Thursday, October 19, 2006

Putting Your Teams on the Map

There's not much to cheer for if you live west of Lincoln, Norman or Austin. This map, provided by Map Game Day, shows locations of the teams in the first Bowl Championship Series standings. The next time somebody talks to you about a bias toward West Coast teams, explain to them that there is no bias. The reality is that power base in college football currently resides in the Eastern half of the country. Map Game Day also offers an AP map, a Sagarin map and a BlogPoll map. Or once one of the maps is loaded, you can flip through the other selections by selecting the check boxes on the left.

3 comments:

Jeff said...

I think comparing regions isn't particularly sensible; comparing conferences is a better way to guage "bias." The Pac-10 is getting decent recognition compared to other BCS conferences.

Most of the "east coast bias," in my opinion, comes from the vastly greater number of big-time teams and conferences in the east.

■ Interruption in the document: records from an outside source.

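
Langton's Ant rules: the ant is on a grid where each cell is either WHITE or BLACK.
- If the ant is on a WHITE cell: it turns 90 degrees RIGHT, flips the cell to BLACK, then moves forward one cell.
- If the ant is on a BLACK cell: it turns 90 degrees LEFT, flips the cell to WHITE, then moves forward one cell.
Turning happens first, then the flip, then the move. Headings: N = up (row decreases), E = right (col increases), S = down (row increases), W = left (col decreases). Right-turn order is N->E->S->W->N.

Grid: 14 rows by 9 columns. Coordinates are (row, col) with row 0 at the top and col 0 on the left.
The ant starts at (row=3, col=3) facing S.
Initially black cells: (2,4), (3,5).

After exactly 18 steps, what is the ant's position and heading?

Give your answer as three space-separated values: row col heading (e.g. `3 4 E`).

Answer: 4 4 N

Derivation:
Step 1: on WHITE (3,3): turn R to W, flip to black, move to (3,2). |black|=3
Step 2: on WHITE (3,2): turn R to N, flip to black, move to (2,2). |black|=4
Step 3: on WHITE (2,2): turn R to E, flip to black, move to (2,3). |black|=5
Step 4: on WHITE (2,3): turn R to S, flip to black, move to (3,3). |black|=6
Step 5: on BLACK (3,3): turn L to E, flip to white, move to (3,4). |black|=5
Step 6: on WHITE (3,4): turn R to S, flip to black, move to (4,4). |black|=6
Step 7: on WHITE (4,4): turn R to W, flip to black, move to (4,3). |black|=7
Step 8: on WHITE (4,3): turn R to N, flip to black, move to (3,3). |black|=8
Step 9: on WHITE (3,3): turn R to E, flip to black, move to (3,4). |black|=9
Step 10: on BLACK (3,4): turn L to N, flip to white, move to (2,4). |black|=8
Step 11: on BLACK (2,4): turn L to W, flip to white, move to (2,3). |black|=7
Step 12: on BLACK (2,3): turn L to S, flip to white, move to (3,3). |black|=6
Step 13: on BLACK (3,3): turn L to E, flip to white, move to (3,4). |black|=5
Step 14: on WHITE (3,4): turn R to S, flip to black, move to (4,4). |black|=6
Step 15: on BLACK (4,4): turn L to E, flip to white, move to (4,5). |black|=5
Step 16: on WHITE (4,5): turn R to S, flip to black, move to (5,5). |black|=6
Step 17: on WHITE (5,5): turn R to W, flip to black, move to (5,4). |black|=7
Step 18: on WHITE (5,4): turn R to N, flip to black, move to (4,4). |black|=8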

Of COURSE the west coast doesn't get the same number of teams in the rankings/amount of media coverage as the east coast... that would mean basically mean the Pac-10 getting the same coverage/credit as the ACC, Big 10, Big East, and SEC combined! (I'm excluding the Big XII here, because they seem to somehow get included in East Coast Bias, and that's just silly.)

Admittedly, there's a huge swath of blank space on the map between Boise and Norman, but the MWC is not major-conference quality; not this year.

Anonymous said...

id actually say that the central (such as ohio, mich, basically big 10 country) and the southern states are where its at. when i think east coast, i dont think football.

Displaced Trojan said...

jeff,
I'm not sure I understand the distinction you're trying to make. Aren't conferences defined by regions? Why not look at population density, which would also be basically the same thing? As you point out, there is one major conference in the west, one in the midwest, and four in the southeast/southwest. Common sense says the west gets less coverage.

However, besides simple regional media biases, time zones have significant impact on the perpetuation of the east coast bias. "National" newspapers like the NY Times have for years neglected to fully cover west coast games, which end long after the paper's deadline. Even real time outlets have a tough time spreading the word nationally when games on the Pacific are covered only on the 2:00 am ET SportsCenter.

To mfdoom's point, there is in fact more (read better) Division I football in the West than in the northeast, which partially explains the Domer "subway alumni" in and around New York City. New Yorkers have no team to follow (stop with the Rutgers thing, already), so they latch on to a winner in the Midwest.

As for the south, there are simply more teams, as well as a local culture stretching from Texas through Florida that makes football a community priority. Because of this, they make a lot of noise down there, and being in the eastern and central time zones, the media center in New York is awake to listen.